Conversations For Transformation: Essays Inspired By The Ideas Of Werner Erhard

Conversations For Transformation

Essays By Laurence Platt

Inspired By The Ideas Of Werner Erhard

And More




Present To The Past

Limpio Laundry, Napa, California, USA

December 16, 2013



This essay, Present To The Past, is the companion piece to What Happened As Distinct From The Story About What Happened.



At first this place appears like a truly odd location to be the background against which to reflect on how transformation recontextualizes  (I love  that word) the past. Yet on second thoughts, on closer examination, what better location  could there possibly be than here in this coin laundromat while I'm washing, drying, and folding my clothes and bed sheets, for reflecting on the miracle of transformation inexorably reaching back into and recontextualizing the past?

While every person's sharing of (which is to say, while every person's description or account of) transformation may be different with regard to its content  (what it looks like, what it feels like, what we say about it, what we do and / or what we're inspired  / called to do as a result of its impact), it's universally reported that transformation is a shift in context  (that is to say transformation is a contextual shift), a shift which is an invariable experience for everyone.

In this way, describing transformation (which drives it into the realm of content) can only point  to the experience of transformation yet never fully convey it accurately. Describing transformation is like saying the hole in the sand looks like the stick I made the hole in the sand with. Holes in the sand and sticks are worlds apart. So describing transformation this way would be telling you about a stick by describing the hole in the sand (as Werner Erhard may have said).

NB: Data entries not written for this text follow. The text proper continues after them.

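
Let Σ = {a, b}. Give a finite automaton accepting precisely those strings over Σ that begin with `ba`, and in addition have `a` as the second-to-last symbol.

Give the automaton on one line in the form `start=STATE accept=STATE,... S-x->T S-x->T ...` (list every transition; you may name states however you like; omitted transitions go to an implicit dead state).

Run two small machines in parallel and take their product. One (4 states) tracks whether the input so far still matches the prefix `ba`; the other (7 states) tracks the last 2 symbols read. Each combined state is a pair, one component from each; accept when both components accept. Minimizing collapses redundant product states.
        a   b  
>  S0   S1  S2 
   S1   S1  S1 
   S2   S3  S1 
   S3   S4  S5 
 * S4   S4  S5 
 * S5   S3  S6 
   S6   S3  S6 
(> = start, * = accepting)

start=S0 accept=S4,S5 S0-a->S1 S0-b->S2 S1-a->S1 S1-b->S1 S2-a->S3 S2-b->S1 S3-a->S4 S3-b->S5 S4-a->S4 S4-b->S5 S5-a->S3 S5-b->S6 S6-a->S3 S6-b->S6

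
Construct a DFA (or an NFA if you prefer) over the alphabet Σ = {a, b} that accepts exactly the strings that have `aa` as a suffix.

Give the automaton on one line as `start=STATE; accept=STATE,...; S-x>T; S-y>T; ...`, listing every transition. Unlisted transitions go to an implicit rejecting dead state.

Let each state record the length of the longest suffix of the input read so far that is also a prefix of `aa`. s1 means the last symbol is `a`; s2 means the last 2 symbols are `aa`. Accept only at s2, where the string currently ends in `aa`.
3 states suffice.
        a   b  
>  s0   s1  s0 
   s1   s2  s0 
 * s2   s2  s0 
(> = start, * = accepting)

start=s0; accept=s2; s0-a>s1; s0-b>s0; s1-a>s2; s1-b>s0; s2-a>s2; s2-b>s0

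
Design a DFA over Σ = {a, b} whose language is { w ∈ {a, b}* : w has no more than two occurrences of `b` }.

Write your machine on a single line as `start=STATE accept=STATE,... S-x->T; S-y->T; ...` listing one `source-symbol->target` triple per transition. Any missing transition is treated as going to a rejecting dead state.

Only the number of `b`s matters, and only up to 3. Make a chain S0 → S1 → S2 → S3 advanced by each `b` (with S3 absorbing); every other symbol self-loops. The accepting set is {S0, S1, S2}.
A 4-state machine:
        a   b  
>* S0   S0  S1 
 * S1   S1  S2 
 * S2   S2  S3 
   S3   S3  S3 
(> = start, * = accepting)

start=S0; accept=S0,S1,S2; S0-a->S0; S0-b->S1; S1-a->S1; S1-b->S2; S2-a->S2; S2-b->S3; S3-a->S3; S3-b->S3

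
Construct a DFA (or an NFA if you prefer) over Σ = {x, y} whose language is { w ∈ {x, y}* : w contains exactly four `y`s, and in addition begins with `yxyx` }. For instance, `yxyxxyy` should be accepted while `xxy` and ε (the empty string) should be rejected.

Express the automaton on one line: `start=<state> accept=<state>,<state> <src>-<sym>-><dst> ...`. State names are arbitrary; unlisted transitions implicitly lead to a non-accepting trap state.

start=S0 accept=S7 S0-x->S1 S0-y->S2 S1-x->S1 S1-y->S1 S2-x->S3 S2-y->S1 S3-x->S1 S3-y->S4 S4-x->S5 S4-y->S1 S5-x->S5 S5-y->S6 S6-x->S6 S6-y->S7 S7-x->S7 S7-y->S1

Build one automaton per condition and run them in lockstep. The first has 6 states tracking the count of `y`s, saturating at 5; the second has 6 states tracking whether the input so far still matches the prefix `yxyx`. A product state is a pair (one from each), accepting exactly when both do. After merging equivalent states the machine shrinks.
With 8 states:
        x   y  
>  S0   S1  S2 
   S1   S1  S1 
   S2   S3  S1 
   S3   S1  S4 
   S4   S5  S1 
   S5   S5  S6 
   S6   S6  S7 
 * S7   S7  S1 
(> = start, * = accepting)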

All that said, lets talk about transformation (or at least one facet of it) as the realization that things are, always have been, and always will be the way they are. And they aren't, never have been, and never will be the way they aren't. Furthermore, it's empty and meaningless that things are this way. Moreover it's empty and meaningless that it's empty and meaningless  that things are this way. Making it mean something that it's empty and meaningless is arrogance.

What's easy to get (which is to say what's easy to experience, given this new paradigm) is the present is OK the way it is and it's OK the way it isn't - and please consider both of these to be vast experiential  "OK"s. They're not intended as moral  OKs. Neither are they intended as righteous  OKs, and nor are they intended as ethical  OKs - even if there may be some intersection and overlap with some or all of the above. It's OK the way it is. Stop lying about it.

Listen: there's nothing wrong  with the moral OKs nor with the righteous OKs nor with the ethical OKs - however, this conversation isn't about them. The point I'm making in this  conversation is it's the context of transformation which lets experiencing the present be OK the way it is and OK the way it isn't.

Now, here's the corollary  which is truly life-altering: the present is OK the way it is and it's OK the way it isn't, and the present is all there is. So (and if you would allow this to sink in, it's truly miraculous) the past  ie whatever happened back then, is also  OK the way it is and it's also OK the way it isn't - or, if you'd prefer saying it this way, the past is also OK the way it was  and it's also OK the way it wasn't ... and  ... the past was also empty and meaningless, and it's empty and meaningless that the past was empty and meaningless - even though I've only allowed the past to be like this now ie in the present.

This is one of the ineffable gifts of transformation: by being transformed and being present to the past  now, transformation recontextualizes the past. The past is now OK the way it was and it's OK the way it wasn't - and it always was this way, whatever way it was, even long before I granted it being now.